Matt Holliday, Cardinals His big second half in a pennant race has addressed concerns about his value outside Coors Field. Holliday, 29, hits for average and power, draws walks and plays a decent leftfield. He and Jason Bay are close enough in value that they could have a standoff this winter, with each waiting for the other to sign to set a price.
Also: Bay, Red Sox OF; Chone Figgins, Angels 3B; Jose Valverde, Astros closer.
Last year's buyers' market led to a number of quality free agents signing one-year deals, putting them back out there this winter.
Bobby Abreu, Angels His skills remain intact, except that he's now good for about 15 homers rather than the 30 he hit at his peak. His plate discipline (. 394 OBP) has been a big part of the Angels' improved offense. Even at 35, he's a low-risk addition.
Orlando Hudson, Dodgers The consistent second baseman (below) avoided the freak injuries that curtailed his last two seasons to turn in his fourth straight above-average year. Like Abreu, he contributes across the board, bringing defensive prowess at a key position.
Also: Russell Branyan, Mariners 1B; Orlando Cabrera, Twins SS.
HOW'S THAT HEALTH-CARE LEGISLATION?
Two of the most-often-injured players of the 2000s hit the market this winter.
Rich Harden, Cubs In 2008 and '09, Harden, 27, made 20 starts in back-to-back seasons for the first time in his six-year career. Yet this will be just the second time he pitches more than 150 innings. No starter this side of Tim Lincecum is harder to hit, but should you invest big money in a guy who is always a risk to go on the DL?
Nick Johnson, Marlins After missing 2007 and most of '08, Johnson, 31, has returned to put up a .421 on-base percentage, including a .480 mark since being dealt to Florida in July. His power and range are gone, but there's not a team in baseball that couldn't use his .401 career OBP.
Also: Vlad Guerrero, Angels OF; Adrian Beltre, Mariners 3B; Erik Bedard, Mariners SP.
DANGER, WILL ROBINSON!
Jason Marquis, Rockies He made the All-Star team with great run support from his teammates, who also snapped up the grounders he induced. Marquis, 31, has a low strikeout rate, and K rate, not his 15 wins, is the best indicator of a pitcher's longevity.
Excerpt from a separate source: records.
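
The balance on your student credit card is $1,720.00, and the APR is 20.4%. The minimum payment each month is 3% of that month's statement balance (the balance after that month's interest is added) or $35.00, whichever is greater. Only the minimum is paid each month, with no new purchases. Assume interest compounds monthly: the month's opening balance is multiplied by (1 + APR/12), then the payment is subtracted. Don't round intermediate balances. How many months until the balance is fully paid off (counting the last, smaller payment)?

79 months

Monthly rate r = 20.4%/12 = 1.7% = 0.017.
While 3% of the post-interest balance exceeds $35.00, each month B ← (B·(1+r))·(1 − 0.03), i.e. B shrinks by the factor (1+r)·0.97 = 0.98649.
This holds for months 1–30. Entering month 31 the balance is $1,143.69; 3% of the post-interest balance is now below $35.00, so the flat $35.00 minimum applies from here.
From month 31 a fixed $35.00 at rate r clears $1,143.69 in 49 more payments. Total: 30 + 49 = 79 months.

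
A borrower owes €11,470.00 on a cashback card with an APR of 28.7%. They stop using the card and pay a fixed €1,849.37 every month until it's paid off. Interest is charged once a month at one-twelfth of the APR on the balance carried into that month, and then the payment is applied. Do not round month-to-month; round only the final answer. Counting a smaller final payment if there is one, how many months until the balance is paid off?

7 payments

Monthly rate r = 28.7%/12 = 2.39167% = 0.0239167.
Recurrence: B ← B·(1+r) − €1,849.37.
Month 1: interest €274.32; balance after payment €9,894.95.
Month 2: interest €236.65; balance after payment €8,282.24.
Closed form: n = −ln(1 − rB₀/P)/ln(1+r) = −ln(0.85167)/ln(1.02392) ≈ 6.793, so the balance reaches zero during payment 7.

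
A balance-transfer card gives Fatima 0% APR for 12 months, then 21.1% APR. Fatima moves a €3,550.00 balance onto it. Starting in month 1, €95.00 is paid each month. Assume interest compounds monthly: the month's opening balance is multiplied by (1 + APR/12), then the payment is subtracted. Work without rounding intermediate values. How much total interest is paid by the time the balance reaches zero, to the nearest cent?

€809.53

Promo months 1–12 at r₀ = 0%/12 = 0; months 13+ at r₁ = 21.1%/12 = 0.0175833.
After month 12 (no interest yet): B = €3,550.00 − 12·€95.00 = €2,410.00.
Then at r₁ with €95.00/mo: n₂ = −ln(1 − r₁·B/P)/ln(1+r₁) ≈ 33.89 → 34 more payments.
Total paid = 45·€95.00 + €84.53 = €4,359.53; interest = €4,359.53 − €3,550.00 = €809.53.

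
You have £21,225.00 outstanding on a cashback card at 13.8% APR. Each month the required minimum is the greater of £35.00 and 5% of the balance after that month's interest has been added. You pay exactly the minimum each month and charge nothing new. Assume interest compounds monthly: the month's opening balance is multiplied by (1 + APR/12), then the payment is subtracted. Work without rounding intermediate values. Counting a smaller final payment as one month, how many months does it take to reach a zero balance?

109 months

Monthly rate r = 13.8%/12 = 1.15% = 0.0115.
While 5% of the post-interest balance exceeds £35.00, each month B ← (B·(1+r))·(1 − 0.05), i.e. B shrinks by the factor (1+r)·0.95 = 0.96093.
This holds for months 1–86. Entering month 87 the balance is £688.88; 5% of the post-interest balance is now below £35.00, so the flat £35.00 minimum applies from here.
From month 87 a fixed £35.00 at rate r clears £688.88 in 23 more payments. Total: 86 + 23 = 109 months.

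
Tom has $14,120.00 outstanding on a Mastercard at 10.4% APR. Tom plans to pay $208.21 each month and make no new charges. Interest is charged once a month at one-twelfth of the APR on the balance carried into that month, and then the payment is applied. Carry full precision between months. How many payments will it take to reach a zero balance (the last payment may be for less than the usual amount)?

103 payments

Monthly rate r = 10.4%/12 = 0.866667% = 0.00866667.
Recurrence: B ← B·(1+r) − $208.21.
Month 1: interest $122.37; balance after payment $14,034.16.
Month 2: interest $121.63; balance after payment $13,947.58.
Closed form: n = −ln(1 − rB₀/P)/ln(1+r) = −ln(0.41226)/ln(1.00867) ≈ 102.685, so the balance reaches zero during payment 103.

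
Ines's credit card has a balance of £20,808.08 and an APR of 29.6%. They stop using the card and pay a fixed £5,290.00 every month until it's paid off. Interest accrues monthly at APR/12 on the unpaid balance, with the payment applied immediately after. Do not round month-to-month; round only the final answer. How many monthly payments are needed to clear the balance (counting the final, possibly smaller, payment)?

Monthly rate r = 29.6%/12 = 2.46667% = 0.0246667.
Recurrence: B ← B·(1+r) − £5,290.00.
Month 1: interest £513.27; balance after payment £16,031.35.
Month 2: interest £395.44; balance after payment £11,136.79.
Month 3: interest £274.71; balance after payment £6,121.49.
Month 4: interest £151.00; balance after payment £982.49.
Month 5: interest £24.23; balance after payment £0.00.

5 payments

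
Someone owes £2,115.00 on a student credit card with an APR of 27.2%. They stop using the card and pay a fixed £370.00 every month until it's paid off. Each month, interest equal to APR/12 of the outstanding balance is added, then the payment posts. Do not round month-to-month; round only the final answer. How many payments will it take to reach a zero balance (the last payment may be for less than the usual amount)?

Monthly rate r = 27.2%/12 = 2.26667% = 0.0226667.
Recurrence: B ← B·(1+r) − £370.00.
Month 1: interest £47.94; balance after payment £1,792.94.
Month 2: interest £40.64; balance after payment £1,463.58.
Closed form: n = −ln(1 − rB₀/P)/ln(1+r) = −ln(0.87043)/ln(1.02267) ≈ 6.191, so the balance reaches zero during payment 7.

7 payments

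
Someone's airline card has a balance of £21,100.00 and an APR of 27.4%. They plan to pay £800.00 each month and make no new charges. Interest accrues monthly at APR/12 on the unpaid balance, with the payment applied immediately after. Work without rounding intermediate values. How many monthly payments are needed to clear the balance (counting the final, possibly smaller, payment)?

Monthly rate r = 27.4%/12 = 2.28333% = 0.0228333.
Recurrence: B ← B·(1+r) − £800.00.
Month 1: interest £481.78; balance after payment £20,781.78.
Month 2: interest £474.52; balance after payment £20,456.30.
Closed form: n = −ln(1 − rB₀/P)/ln(1+r) = −ln(0.39777)/ln(1.02283) ≈ 40.833, so the balance reaches zero during payment 41.

41 months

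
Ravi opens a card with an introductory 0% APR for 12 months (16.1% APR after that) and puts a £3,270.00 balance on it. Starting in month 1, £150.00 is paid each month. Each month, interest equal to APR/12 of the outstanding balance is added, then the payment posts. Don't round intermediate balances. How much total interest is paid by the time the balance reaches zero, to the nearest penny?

£116.84

Promo months 1–12 at r₀ = 0%/12 = 0; months 13+ at r₁ = 16.1%/12 = 0.0134167.
After month 12 (no interest yet): B = £3,270.00 − 12·£150.00 = £1,470.00.
Then at r₁ with £150.00/mo: n₂ = −ln(1 − r₁·B/P)/ln(1+r₁) ≈ 10.58 → 11 more payments.
Total paid = 22·£150.00 + £86.84 = £3,386.84; interest = £3,386.84 − £3,270.00 = £116.84.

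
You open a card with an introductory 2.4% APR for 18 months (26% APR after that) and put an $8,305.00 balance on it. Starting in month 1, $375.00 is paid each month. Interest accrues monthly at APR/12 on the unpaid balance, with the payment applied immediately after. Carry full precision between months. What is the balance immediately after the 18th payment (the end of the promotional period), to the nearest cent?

$1,743.13

Promo months 1–18 at r₀ = 2.4%/12 = 0.002; months 19+ at r₁ = 26%/12 = 0.0216667.
After month 18: iterate B ← B·(1+r₀) − $375.00 for 18 months → $1,743.13.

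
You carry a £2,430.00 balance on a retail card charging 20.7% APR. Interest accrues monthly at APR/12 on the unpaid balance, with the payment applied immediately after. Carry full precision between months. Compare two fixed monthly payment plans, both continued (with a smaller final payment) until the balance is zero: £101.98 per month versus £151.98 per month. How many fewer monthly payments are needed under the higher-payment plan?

12 fewer payments

Monthly rate r = 20.7%/12 = 1.725% = 0.01725.
At £101.98/mo: n = ⌈−ln(1 − rB₀/P)/ln(1+r)⌉ = 31 payments (last £97.25); total interest = total paid − £2,430.00 = £726.65.
At £151.98/mo: 19 payments (last £132.09); total interest £437.73.
Payments saved = 31 − 19 = 12.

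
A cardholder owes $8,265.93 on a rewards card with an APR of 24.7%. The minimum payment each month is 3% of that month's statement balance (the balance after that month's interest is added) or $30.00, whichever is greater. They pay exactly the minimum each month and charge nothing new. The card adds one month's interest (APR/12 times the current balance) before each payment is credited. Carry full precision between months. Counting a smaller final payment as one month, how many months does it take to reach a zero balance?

267 months

Monthly rate r = 24.7%/12 = 2.05833% = 0.0205833.
While 3% of the post-interest balance exceeds $30.00, each month B ← (B·(1+r))·(1 − 0.03), i.e. B shrinks by the factor (1+r)·0.97 = 0.98997.
This holds for months 1–212. Entering month 213 the balance is $974.49; 3% of the post-interest balance is now below $30.00, so the flat $30.00 minimum applies from here.
From month 213 a fixed $30.00 at rate r clears $974.49 in 55 more payments. Total: 212 + 55 = 267 months.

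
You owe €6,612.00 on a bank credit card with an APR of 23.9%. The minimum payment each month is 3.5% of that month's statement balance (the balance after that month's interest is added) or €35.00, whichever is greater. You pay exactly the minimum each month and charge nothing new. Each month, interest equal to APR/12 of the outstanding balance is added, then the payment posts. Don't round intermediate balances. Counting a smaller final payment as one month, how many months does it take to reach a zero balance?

162 months

Monthly rate r = 23.9%/12 = 1.99167% = 0.0199167.
While 3.5% of the post-interest balance exceeds €35.00, each month B ← (B·(1+r))·(1 − 0.035), i.e. B shrinks by the factor (1+r)·0.965 = 0.98422.
This holds for months 1–120. Entering month 121 the balance is €980.33; 3.5% of the post-interest balance is now below €35.00, so the flat €35.00 minimum applies from here.
From month 121 a fixed €35.00 at rate r clears €980.33 in 42 more payments. Total: 120 + 42 = 162 months.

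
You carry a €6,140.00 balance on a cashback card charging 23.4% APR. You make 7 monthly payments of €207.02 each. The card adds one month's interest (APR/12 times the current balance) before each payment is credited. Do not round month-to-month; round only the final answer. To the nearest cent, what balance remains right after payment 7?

Monthly rate r = 23.4%/12 = 1.95% = 0.0195.
Each month: B ← B·(1+r) − €207.02.
Month 1: interest €119.73; balance after payment €6,052.71.
Month 2: interest €118.03; balance after payment €5,963.72.
Month 3: interest €116.29; balance after payment €5,872.99.
Month 4: interest €114.52; balance after payment €5,780.49.
Month 5: interest €112.72; balance after payment €5,686.19.
Month 6: interest €110.88; balance after payment €5,590.05.
Month 7: interest €109.01; balance after payment €5,492.04.

€5,492.04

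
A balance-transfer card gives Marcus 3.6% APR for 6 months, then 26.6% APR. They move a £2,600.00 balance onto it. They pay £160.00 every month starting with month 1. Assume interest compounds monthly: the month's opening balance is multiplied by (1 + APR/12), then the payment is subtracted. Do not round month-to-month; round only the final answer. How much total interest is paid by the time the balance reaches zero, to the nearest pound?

£294

Promo months 1–6 at r₀ = 3.6%/12 = 0.003; months 7+ at r₁ = 26.6%/12 = 0.0221667.
After month 6: iterate B ← B·(1+r₀) − £160.00 for 6 months → £1,679.92.
Then at r₁ with £160.00/mo: n₂ = −ln(1 − r₁·B/P)/ln(1+r₁) ≈ 12.08 → 13 more payments.
Total paid = 18·£160.00 + £13.52 = £2,893.52; interest = £2,893.52 − £2,600.00 = £293.52.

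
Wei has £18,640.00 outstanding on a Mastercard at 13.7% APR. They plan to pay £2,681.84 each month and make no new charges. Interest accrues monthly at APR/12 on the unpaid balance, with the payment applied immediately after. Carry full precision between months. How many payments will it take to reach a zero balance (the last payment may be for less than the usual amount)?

8 payments

Monthly rate r = 13.7%/12 = 1.14167% = 0.0114167.
Recurrence: B ← B·(1+r) − £2,681.84.
Month 1: interest £212.81; balance after payment £16,170.97.
Month 2: interest £184.62; balance after payment £13,673.75.
Closed form: n = −ln(1 − rB₀/P)/ln(1+r) = −ln(0.92065)/ln(1.01142) ≈ 7.283, so the balance reaches zero during payment 8.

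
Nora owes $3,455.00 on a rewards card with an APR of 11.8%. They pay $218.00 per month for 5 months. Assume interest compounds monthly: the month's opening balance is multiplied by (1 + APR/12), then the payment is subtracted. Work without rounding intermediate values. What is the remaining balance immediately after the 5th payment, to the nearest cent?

Monthly rate r = 11.8%/12 = 0.983333% = 0.00983333.
Each month: B ← B·(1+r) − $218.00.
Month 1: interest $33.97; balance after payment $3,270.97.
Month 2: interest $32.16; balance after payment $3,085.14.
Month 3: interest $30.34; balance after payment $2,897.48.
Month 4: interest $28.49; balance after payment $2,707.97.
Month 5: interest $26.63; balance after payment $2,516.60.

$2,516.60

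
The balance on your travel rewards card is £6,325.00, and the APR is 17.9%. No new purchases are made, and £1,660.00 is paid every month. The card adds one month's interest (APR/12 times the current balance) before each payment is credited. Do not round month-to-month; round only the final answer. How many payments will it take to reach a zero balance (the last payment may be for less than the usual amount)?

Monthly rate r = 17.9%/12 = 1.49167% = 0.0149167.
Recurrence: B ← B·(1+r) − £1,660.00.
Month 1: interest £94.35; balance after payment £4,759.35.
Month 2: interest £70.99; balance after payment £3,170.34.
Month 3: interest £47.29; balance after payment £1,557.63.
Month 4: interest £23.23; balance after payment £0.00.

4 payments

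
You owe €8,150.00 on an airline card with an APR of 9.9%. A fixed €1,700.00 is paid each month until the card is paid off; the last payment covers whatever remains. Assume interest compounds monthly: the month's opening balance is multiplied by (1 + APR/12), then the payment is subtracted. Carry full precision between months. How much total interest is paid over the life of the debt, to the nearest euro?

€200

Monthly rate r = 9.9%/12 = 0.825% = 0.00825.
Payoff takes n = ⌈−ln(1 − rB₀/P)/ln(1+r)⌉ = ⌈4.912⌉ = 5 payments; the last is €1,550.37.
Total paid = 4·€1,700.00 + €1,550.37 = €8,350.37.
Total interest = total paid − principal = €8,350.37 − €8,150.00 = €200.37.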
He's a back-end innings eater, but he may get paid as a No. 2 in this market. Not good.
Marco Scutaro, Blue Jays. Scutaro has had a blowout year, offensively and defensively. In a field with almost no shortstops, he'll stand out thanks to his 2009 stats. But here's the key number: 34, his age at the end of October.
Also: Jarrod Washburn, Tigers SP; Johnny Damon, Yankees OF.
If teams want to invest wisely, they should take this winter's free-agent budget and buy a 12-month CD. Next year's class could be a monster, with the possibility that Joe Mauer, Roy Halladay, Josh Beckett and Cliff Lee will be available.